In the report, Pooled Registered Pension Plans: Pension Savior – or a New Tax on the Poor?, James Pierlot, a pension specialist and member of the Pension Policy Council of the C.D. Howe Institute, and BenefitsCanada.com columnist, says, “As currently proposed, PRPPs present only the appearance of reform because they are, for the most part, a re-release of an existing retirement savings vehicle—RRSPs—with a new coat of paint.”
PRPPs were introduced for federally regulated employees in June 2012 but since most employers under federal pension legislation are already providing pension coverage to their employees, PRPPs were introduced in the expectation that provincial governments would follow the federal lead and adopt PRPPs for the vast majority of Canadian workers, who are under provincial jurisdiction.
However, since tax rules for PRPPs—essentially identical to those that apply to RRSPs and similar to those for DC plans—will prevent many private-sector workers from saving enough for retirement and from receiving retirement income in the form of a life pension, PRPPs are only a mild improvement to the current options.
Low to middle-income workers steer clear
The reports warns that PRPPs should be avoided entirely by many low- to middle-income workers who will face taxes and government-benefit claw backs on PRPP retirement benefits at rates that are significantly higher than the refundable rates that apply to contributions.

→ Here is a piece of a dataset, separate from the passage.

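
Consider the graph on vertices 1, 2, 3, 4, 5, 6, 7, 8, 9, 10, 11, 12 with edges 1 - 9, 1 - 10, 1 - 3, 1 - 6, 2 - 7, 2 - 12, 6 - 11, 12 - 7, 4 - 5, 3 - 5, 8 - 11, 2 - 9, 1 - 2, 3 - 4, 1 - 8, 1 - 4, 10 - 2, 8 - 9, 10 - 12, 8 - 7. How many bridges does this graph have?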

The authors’ recommendations for how to improve on PRPPs include the following:
- PRPPs should allow tax-free accumulations (possibly in new tax free pension accounts) so low- and middle-income workers don’t face punitive effective tax rates when they retire;
- members should have the option of accumulating self-funded “target” pension benefits under the same rules that apply to the federal workers and to members of other DB pension plans, but which are not available in RRSPs, DC plans and the proposed PRPPs;
- lifetime accumulation limits should be introduced to help level the playing field with DB pension plans and to provide equal access to tax-free pension saving; and
- PRPPs should be allowed to pay out retirement savings as lifetime pensions, which only DB plans are now allowed to do.